RAM in cloud is expensive because it's the only thing still not possible to over-provision performantly afaik.
and even if you do, it’s usually a system design problem that you’re maintaining
on one hand, I can see how this is an unfalsifiable standard, on the other hand I can see the utility of solving a friction for people that messed up
EKS has become a clusterf*ck to manage and provision. This looks very useful. Bare metal k8s, even running on EC2, might be another option.
You don't choose EKS because it's easy to manage. You choose it because you intend to use the bevy of other AWS hosted services. The clusterfuck of management is directly related to that.
The alternative, which I feel is far too common (and I say this as someone who directly benefits from it): You choose AWS because it's a "Safe" choice and your incubator gets you a bunch of free credits for a year or two. You pay nothing for compute for the first year, but instead pay a devops guy a bunch to do all the setup - In the end it's about a wash because you have to pay a devops guy to handle your CI and deploy anyway, you're just paying a little more in the latter.
What's your issue with EKS? I operate several very simple and small single-tenant clusters, and I have to touch the infrastructure only once a year for updates
You can also simplify Kubernetes to just Kamal and things become instantly easier...
I personally love terraform. It's easy to use and actually it's rigid framework allow to make less mistakes/way more readable than pulumi
Anyone use Garnix? https://garnix.io/
This looks too experimental for me to trust with production deployments.
Is this an Ad?
GitHub has been littered with developer relations growth hacks recently.
I strongly recommend sst.dev
[dead]
Digital Ocean isn't really a "real" cloud. Maybe use Digital Ocean if you're hosting video game servers, but no serious business should be on it.
I wouldn't even use DO for that, unless it's like a private server for just your friends.
I won't touch DO after they took my droplet offline for 3 hours because I got DDoS'd by someone that was upset that I banned them from an IRC channel for spamming N-bombs and other racial slurs.
When was this? Now DO and Linode promise full DDOS protection.
What's your definition of real cloud?
And can you name a real cloud that charges a half-reasonable price for bandwidth? I consider $10/TB to be half-reasonable.

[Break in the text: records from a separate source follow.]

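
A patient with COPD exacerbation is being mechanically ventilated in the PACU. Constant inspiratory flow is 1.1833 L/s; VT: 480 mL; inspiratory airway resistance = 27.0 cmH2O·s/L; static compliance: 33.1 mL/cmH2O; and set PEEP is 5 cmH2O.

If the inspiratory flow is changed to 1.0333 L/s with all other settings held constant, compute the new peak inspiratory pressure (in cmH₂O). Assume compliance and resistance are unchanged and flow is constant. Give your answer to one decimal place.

PIP = Vt/C + R·V̇ + PEEP (constant-flow equation of motion).
Only the resistive term changes: ΔPIP = R × ΔV̇ = 27.0 × (1.0333 − 1.1833) = 27.0 × -0.15 = -4.05 cmH2O.
Original PIP = 480/33.1 + 27.0×1.1833 + 5 = 51.451 cmH2O; new PIP = 51.451 + (-4.05) = 47.401 cmH2O.

47.4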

Ideally one that doesn't have these kinds of issues:
https://news.ycombinator.com/item?id=6983097
That was more than ten years ago, I don't think that tells us about current quality.
While yes, it was more than ten years ago, we can see that such stupidity is woven into their DNA as a company.

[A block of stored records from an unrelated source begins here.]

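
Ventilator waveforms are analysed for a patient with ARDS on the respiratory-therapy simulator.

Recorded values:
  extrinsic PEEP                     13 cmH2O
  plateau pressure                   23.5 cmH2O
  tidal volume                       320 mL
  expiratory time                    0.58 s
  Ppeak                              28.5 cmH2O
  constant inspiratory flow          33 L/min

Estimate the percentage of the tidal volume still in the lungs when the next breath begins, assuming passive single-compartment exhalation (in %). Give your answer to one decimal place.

12.3

Flow: 33 L/min ÷ 60 = 0.55 L/s.
R = (PIP − Pplat)/V̇ = (28.5 − 23.5) / 0.55 = 5.0/0.55 = 9.091 cmH2O·s/L.
C = Vt/(Pplat − PEEP) = 320.0 / (23.5 − 13) = 320.0/10.5 = 30.476 mL/cmH2O.
τ = R × C = 9.091 × 0.03048 L/cmH2O = 0.2771 s.
Fraction remaining at end-expiration = e^(−Te/τ) = e^(−0.58/0.2771) = 0.1233 → 12.33%.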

TL;DR: where a cloud provider hosts customers for which there are real-world consequences for data leakage, not a single customer can be at-risk for data leakage. It's a different line of thinking, almost "a different world", to those who have this line of thinking vs those who do.
"The thing about reputations is you only have one".

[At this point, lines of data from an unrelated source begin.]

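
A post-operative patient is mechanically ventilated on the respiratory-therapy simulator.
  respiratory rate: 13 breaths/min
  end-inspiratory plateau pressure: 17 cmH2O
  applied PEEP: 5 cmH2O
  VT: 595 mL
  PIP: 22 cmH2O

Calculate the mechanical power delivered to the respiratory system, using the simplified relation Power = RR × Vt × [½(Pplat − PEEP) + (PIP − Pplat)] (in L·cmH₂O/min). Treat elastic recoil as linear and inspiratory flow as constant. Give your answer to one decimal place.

85.1

Per-breath work = Vt × [½(Pplat−PEEP) + (PIP−Pplat)] = 0.595 × [0.5×12.0 + 5.0] = 0.595 × 11.0 = 6.545 L·cmH2O.
Power = 13 × 6.545 = 85.085 L·cmH2O/min.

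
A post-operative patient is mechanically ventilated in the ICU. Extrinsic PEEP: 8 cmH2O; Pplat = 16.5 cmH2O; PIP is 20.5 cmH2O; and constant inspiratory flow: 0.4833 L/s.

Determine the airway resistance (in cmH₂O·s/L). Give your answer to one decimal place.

Raw = (PIP − Pplat) / flow = (20.5 − 16.5) / 0.4833 = 4.0 / 0.4833 = 8.276 cmH2O·s/L.

8.3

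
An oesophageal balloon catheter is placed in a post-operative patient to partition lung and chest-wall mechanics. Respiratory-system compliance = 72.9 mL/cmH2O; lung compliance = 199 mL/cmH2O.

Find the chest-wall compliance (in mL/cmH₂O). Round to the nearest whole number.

115

1/Ccw = 1/Crs − 1/CL.
1/Ccw = 1/72.9 − 1/199 = 0.008692.
Ccw = 115.05 mL/cmH2O.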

By contrast even more than ten years before that, AWS was publishing whitepapers about how all contents of RAM to be used by a VM are initialized before a VM is provisioned, and other efforts to proactively scrub customer data.
I worked at a niche cloud provider a bit over ten years ago. We used Intel QAT for client-side encryption for our network attached pools of SSD. We were able to offer all-SSD at low cost and without security blindspots by crypto key rotation implemented by compartmentalized teams and also physical infrastructure compartmentalization patterns. Which, about half a decade later we found we were second only to AWS and almost second (but ahead of in other ways) to some smaller cloud-style hosting provider.
> While yes, it was more than ten years ago, we can see that such stupidity is woven into their DNA as a company.
I don't know if it really meets that bar, but I won't argue about that right now. I'm just going to ask again for your definition of "real cloud" and whether you can suggest some that don't price gouge bandwidth (and aren't oracle, I would not consider them worthy of trust either).